Dear Calhoun Community,
I hope this note finds you all safe and well and that your students are excited to start phasing back to in-person learning. We're expecting to see about 80% of our students back in our classrooms over the next few weeks, with about 20% of families electing to remain remote. If you have not communicated with the school about your intentions, please do so now.
I want to update you on our plans to conduct health and safety screening for the community to support our return to campus.
Health Questionnaire
As you are all hopefully aware, we will be collecting state-mandated screening information daily for all students and employees. Every morning, you will receive a text and email with a link to our health questionnaire. It will ask whether the student/employee has a fever — please answer based on an actual taking of temperature. It will also ask about symptoms and recent travel.
We are counting on all members of the community to complete this questionnaire daily and honestly. Individuals who have not completed this screening questionnaire will not be allowed into school. I realize that completing this form daily will grow tedious. Unfortunately, it is a state requirement and one of the layers of protection we have for the community. Thanks in advance for your cooperation.
COVID-19 Testing
Another layer of protection is regular screening of community members for possible COVID-19 infection. A couple of weeks ago, I reported on our plans to start with rapid testing of employees and to introduce saliva-based testing for students through a program at Weill Cornell.

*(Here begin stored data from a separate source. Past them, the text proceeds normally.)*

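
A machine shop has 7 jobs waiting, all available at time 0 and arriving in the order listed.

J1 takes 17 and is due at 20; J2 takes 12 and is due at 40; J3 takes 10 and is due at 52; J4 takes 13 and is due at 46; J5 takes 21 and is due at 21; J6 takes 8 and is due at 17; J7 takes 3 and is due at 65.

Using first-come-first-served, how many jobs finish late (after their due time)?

FIFO (arrival order): J1 J2 J3 J4 J5 J6 J7.
J1: 0→17, due 20, tardiness 0
J2: 17→29, due 40, tardiness 0
J3: 29→39, due 52, tardiness 0
J4: 39→52, due 46, tardiness 6
J5: 52→73, due 21, tardiness 52
J6: 73→81, due 17, tardiness 64
J7: 81→84, due 65, tardiness 19
Late jobs: 4.

4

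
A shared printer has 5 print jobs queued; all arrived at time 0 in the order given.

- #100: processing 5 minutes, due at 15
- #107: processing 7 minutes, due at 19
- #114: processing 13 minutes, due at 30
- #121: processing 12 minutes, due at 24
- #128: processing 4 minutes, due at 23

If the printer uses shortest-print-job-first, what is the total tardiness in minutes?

15

SPT (increasing processing time): #128 #100 #107 #121 #114.
#128: 0→4, due 23, tardiness 0
#100: 4→9, due 15, tardiness 0
#107: 9→16, due 19, tardiness 0
#121: 16→28, due 24, tardiness 4
#114: 28→41, due 30, tardiness 11
Sum = 0+0+0+4+11 = 15.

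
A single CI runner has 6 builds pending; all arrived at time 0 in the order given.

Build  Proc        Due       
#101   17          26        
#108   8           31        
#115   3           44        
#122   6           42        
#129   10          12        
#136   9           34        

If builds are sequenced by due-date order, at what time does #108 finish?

EDD (increasing due date): #129 #101 #108 #136 #122 #115.
#129: 0→10
#101: 10→27
#108: 27→35

35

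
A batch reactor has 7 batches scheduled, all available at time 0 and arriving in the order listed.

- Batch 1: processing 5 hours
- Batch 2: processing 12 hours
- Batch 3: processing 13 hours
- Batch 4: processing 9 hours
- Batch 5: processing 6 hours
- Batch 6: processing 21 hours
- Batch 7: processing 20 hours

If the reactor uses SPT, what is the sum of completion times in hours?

SPT (increasing processing time): Batch 1 Batch 5 Batch 4 Batch 2 Batch 3 Batch 7 Batch 6.
Batch 1: 0→5
Batch 5: 5→11
Batch 4: 11→20
Batch 2: 20→32
Batch 3: 32→45
Batch 7: 45→65
Batch 6: 65→86
Sum = 5+11+20+32+45+65+86 = 264.

264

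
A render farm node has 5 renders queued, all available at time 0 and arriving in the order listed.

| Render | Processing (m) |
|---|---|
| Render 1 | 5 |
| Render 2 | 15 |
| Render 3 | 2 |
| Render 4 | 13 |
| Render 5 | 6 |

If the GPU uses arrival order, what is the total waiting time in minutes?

82

FIFO (arrival order): Render 1 Render 2 Render 3 Render 4 Render 5.
Render 1: waits 0, runs 0→5
Render 2: waits 5, runs 5→20
Render 3: waits 20, runs 20→22
Render 4: waits 22, runs 22→35
Render 5: waits 35, runs 35→41
Sum = 0+5+20+22+35 = 82.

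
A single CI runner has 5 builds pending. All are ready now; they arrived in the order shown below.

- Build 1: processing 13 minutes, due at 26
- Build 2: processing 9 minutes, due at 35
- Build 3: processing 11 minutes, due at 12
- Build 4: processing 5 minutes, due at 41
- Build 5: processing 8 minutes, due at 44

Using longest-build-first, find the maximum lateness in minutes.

LPT (decreasing processing time): Build 1 Build 3 Build 2 Build 5 Build 4.
Build 1: 0→13, due 26, lateness -13
Build 3: 13→24, due 12, lateness 12
Build 2: 24→33, due 35, lateness -2
Build 5: 33→41, due 44, lateness -3
Build 4: 41→46, due 41, lateness 5
Maximum = 12.

12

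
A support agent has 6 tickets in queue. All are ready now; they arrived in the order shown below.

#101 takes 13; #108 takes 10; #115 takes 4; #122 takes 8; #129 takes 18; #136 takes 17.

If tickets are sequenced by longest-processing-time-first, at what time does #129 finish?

LPT (decreasing processing time): #129 #136 #101 #108 #122 #115.
#129: 0→18

18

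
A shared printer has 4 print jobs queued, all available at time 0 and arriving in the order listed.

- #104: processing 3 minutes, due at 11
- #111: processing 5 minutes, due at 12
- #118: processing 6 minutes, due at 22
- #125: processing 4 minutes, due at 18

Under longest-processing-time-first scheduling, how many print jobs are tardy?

LPT (decreasing processing time): #118 #111 #125 #104.
#118: 0→6, due 22, tardiness 0
#111: 6→11, due 12, tardiness 0
#125: 11→15, due 18, tardiness 0
#104: 15→18, due 11, tardiness 7
Late print jobs: 1.

1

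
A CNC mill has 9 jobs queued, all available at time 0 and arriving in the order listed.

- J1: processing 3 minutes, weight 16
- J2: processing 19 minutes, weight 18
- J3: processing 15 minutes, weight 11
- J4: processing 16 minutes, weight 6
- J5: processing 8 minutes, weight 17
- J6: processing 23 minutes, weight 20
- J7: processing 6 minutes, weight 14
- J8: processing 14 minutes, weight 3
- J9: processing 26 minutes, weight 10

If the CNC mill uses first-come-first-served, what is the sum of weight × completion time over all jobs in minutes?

6758

FIFO (arrival order): J1 J2 J3 J4 J5 J6 J7 J8 J9.
J1: finishes 3, weight 16, w·C = 48
J2: finishes 22, weight 18, w·C = 396
J3: finishes 37, weight 11, w·C = 407
J4: finishes 53, weight 6, w·C = 318
J5: finishes 61, weight 17, w·C = 1037
J6: finishes 84, weight 20, w·C = 1680
J7: finishes 90, weight 14, w·C = 1260
J8: finishes 104, weight 3, w·C = 312
J9: finishes 130, weight 10, w·C = 1300
Sum = 48+396+407+318+1037+1680+1260+312+1300 = 6758.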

We have been conducting employee screenings for the last three weeks without incident and will continue this week. However, an internal reorganization at Weill Cornell has delayed availability of their saliva-based individual test.
Consequently, we have decided to shift our strategy and will begin next week conducting saliva-based pooled sample testing of all students and employees. Partnering with Brooklyn-based Mirimus Labs, we will begin sending home sample kits weekly with students and employees so that they can bring saliva samples to school the following morning. Mirimus will combine samples and test them in groups of 24, using highly sensitive PCR technology that detects viral RNA. If testing returns a positive result for a pool of 24 individuals, the lab will then retest the samples in pairs (no additional collection is needed) to narrow the positive result down to two individuals. We would then ask those two individuals to isolate and seek additional testing.

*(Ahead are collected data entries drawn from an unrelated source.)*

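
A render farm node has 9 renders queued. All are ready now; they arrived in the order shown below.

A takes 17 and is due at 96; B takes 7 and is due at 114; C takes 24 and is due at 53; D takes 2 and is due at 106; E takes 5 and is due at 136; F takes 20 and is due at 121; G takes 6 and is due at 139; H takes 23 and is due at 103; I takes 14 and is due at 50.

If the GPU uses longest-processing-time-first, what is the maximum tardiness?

LPT (decreasing processing time): C H F A I B G E D.
C: 0→24, due 53, tardiness 0
H: 24→47, due 103, tardiness 0
F: 47→67, due 121, tardiness 0
A: 67→84, due 96, tardiness 0
I: 84→98, due 50, tardiness 48
B: 98→105, due 114, tardiness 0
G: 105→111, due 139, tardiness 0
E: 111→116, due 136, tardiness 0
D: 116→118, due 106, tardiness 12
Maximum = 48.

48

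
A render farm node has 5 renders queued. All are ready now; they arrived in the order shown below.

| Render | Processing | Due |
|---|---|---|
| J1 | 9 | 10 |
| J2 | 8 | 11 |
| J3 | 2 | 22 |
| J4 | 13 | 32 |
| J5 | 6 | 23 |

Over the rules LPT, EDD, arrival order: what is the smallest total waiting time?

70

LPT (decreasing processing time): J4 J1 J2 J5 J3.
J4: waits 0, runs 0→13
J1: waits 13, runs 13→22
J2: waits 22, runs 22→30
J5: waits 30, runs 30→36
J3: waits 36, runs 36→38
Sum = 0+13+22+30+36 = 101.
EDD (increasing due date): J1 J2 J3 J5 J4.
J1: waits 0, runs 0→9
J2: waits 9, runs 9→17
J3: waits 17, runs 17→19
J5: waits 19, runs 19→25
J4: waits 25, runs 25→38
Sum = 0+9+17+19+25 = 70.
FIFO (arrival order): J1 J2 J3 J4 J5.
J1: waits 0, runs 0→9
J2: waits 9, runs 9→17
J3: waits 17, runs 17→19
J4: waits 19, runs 19→32
J5: waits 32, runs 32→38
Sum = 0+9+17+19+32 = 77.
LPT 101, EDD 70, FIFO 77 → minimum 70.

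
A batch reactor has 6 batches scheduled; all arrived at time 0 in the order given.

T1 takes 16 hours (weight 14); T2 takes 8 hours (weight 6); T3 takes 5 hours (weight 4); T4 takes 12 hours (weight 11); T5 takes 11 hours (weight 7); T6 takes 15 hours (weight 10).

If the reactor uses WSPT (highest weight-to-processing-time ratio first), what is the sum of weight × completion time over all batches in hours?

WSPT (decreasing weight/processing-time ratio): T4 T1 T3 T2 T6 T5.
T4: finishes 12, weight 11, w·C = 132
T1: finishes 28, weight 14, w·C = 392
T3: finishes 33, weight 4, w·C = 132
T2: finishes 41, weight 6, w·C = 246
T6: finishes 56, weight 10, w·C = 560
T5: finishes 67, weight 7, w·C = 469
Sum = 132+392+132+246+560+469 = 1931.

1931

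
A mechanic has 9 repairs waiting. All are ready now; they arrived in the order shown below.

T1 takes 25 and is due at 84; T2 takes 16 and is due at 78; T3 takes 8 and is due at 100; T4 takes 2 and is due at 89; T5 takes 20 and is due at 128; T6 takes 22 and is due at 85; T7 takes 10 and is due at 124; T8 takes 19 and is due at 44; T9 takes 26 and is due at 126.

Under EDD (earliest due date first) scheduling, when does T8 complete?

EDD (increasing due date): T8 T2 T1 T6 T4 T3 T7 T9 T5.
T8: 0→19

19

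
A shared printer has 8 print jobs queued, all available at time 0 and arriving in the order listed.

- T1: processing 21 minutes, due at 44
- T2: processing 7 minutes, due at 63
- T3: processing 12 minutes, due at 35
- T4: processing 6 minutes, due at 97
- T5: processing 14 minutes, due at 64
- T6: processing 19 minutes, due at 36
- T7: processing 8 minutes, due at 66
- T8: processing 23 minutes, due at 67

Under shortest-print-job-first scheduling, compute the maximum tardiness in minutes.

43

SPT (increasing processing time): T4 T2 T7 T3 T5 T6 T1 T8.
T4: 0→6, due 97, tardiness 0
T2: 6→13, due 63, tardiness 0
T7: 13→21, due 66, tardiness 0
T3: 21→33, due 35, tardiness 0
T5: 33→47, due 64, tardiness 0
T6: 47→66, due 36, tardiness 30
T1: 66→87, due 44, tardiness 43
T8: 87→110, due 67, tardiness 43
Maximum = 43.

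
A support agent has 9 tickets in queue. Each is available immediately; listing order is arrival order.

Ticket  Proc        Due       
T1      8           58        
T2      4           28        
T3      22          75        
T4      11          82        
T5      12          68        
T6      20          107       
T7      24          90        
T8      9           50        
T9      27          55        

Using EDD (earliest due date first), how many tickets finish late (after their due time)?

4

EDD (increasing due date): T2 T8 T9 T1 T5 T3 T4 T7 T6.
T2: 0→4, due 28, tardiness 0
T8: 4→13, due 50, tardiness 0
T9: 13→40, due 55, tardiness 0
T1: 40→48, due 58, tardiness 0
T5: 48→60, due 68, tardiness 0
T3: 60→82, due 75, tardiness 7
T4: 82→93, due 82, tardiness 11
T7: 93→117, due 90, tardiness 27
T6: 117→137, due 107, tardiness 30
Late tickets: 4.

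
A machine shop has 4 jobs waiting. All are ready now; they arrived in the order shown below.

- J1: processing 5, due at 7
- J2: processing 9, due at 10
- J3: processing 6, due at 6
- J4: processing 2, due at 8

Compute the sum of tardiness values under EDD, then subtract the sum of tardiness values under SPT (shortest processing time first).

2

EDD (increasing due date): J3 J1 J4 J2.
J3: 0→6, due 6, tardiness 0
J1: 6→11, due 7, tardiness 4
J4: 11→13, due 8, tardiness 5
J2: 13→22, due 10, tardiness 12
Sum = 0+4+5+12 = 21.
SPT (increasing processing time): J4 J1 J3 J2.
J4: 0→2, due 8, tardiness 0
J1: 2→7, due 7, tardiness 0
J3: 7→13, due 6, tardiness 7
J2: 13→22, due 10, tardiness 12
Sum = 0+0+7+12 = 19.
Difference = 21 − 19 = 2.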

Mirimus is also in the final stages of identifying a partner to introduce the SalivaDirect technology pioneered by Yale and the NBA to narrow a positive pair down to a positive individual. That extension should be in place shortly and should enhance our screening capabilities.
The approach used by Mirimus has been successfully adopted by a number of schools. It is accurate, cost-effective and delivers results within 24 hours. I am hopeful it will offer the additional level of protection — on top of symptom screening, masks, social distancing and hand hygiene — to help us prevent transmission of the virus at school.
We will be providing a lot more information about the testing program in the next few days as we put in place the administrative framework to distribute, collect and accurately track samples. I ask you to read this information carefully, as we'll be relying on every family and every employee to follow the instructions to collect the saliva sample and to remember to bring it to school on the weekly collection day for your grade or department.
One additional point on testing: Several people have asked me why the school is not requiring students to get a COVID-19 test before returning to school. The short answer is that these intake or gateway testing requirements make much more sense for creating a virus-free bubble — in a sports league, film set or even college dorm — than for a day school embedded in the urban grid. Requiring families to get tests prior to school would impose an uneven burden on our community — as some families have access to a much wider range of testing options than others — and the results we would obtain might be up to a week old and of limited use.
Endurance and Flexibility
Lastly, I want to acknowledge that we'll be asking a lot of everyone in the community in the next few weeks. We're asking you to read a lot of emails (we'll try to use videos too), do temperature and symptom screenings, remember to return saliva sample tubes, and adjust to myriad new routines in our buildings (or, for grades 3-5, to adjust to an entirely new building!). Further, I have no doubt that some of our carefully thought out procedures will have to change because we'll realize that they are too cumbersome or they don't work.
I hope you'll look at all these twists and turns as evidence that we're constantly evaluating what works and what doesn't and adjusting as we go. No school year has begun like this in over a century — there is no standard playbook for what we are doing. We've learned a lot already from the experience of schools that were open in September, and we will continue to learn and model resilience for our students. The month ahead will be challenging, and yet I'm thrilled that we will be taking important steps — together — along the road back to a new "normal."
As always, please be in touch with questions or concerns.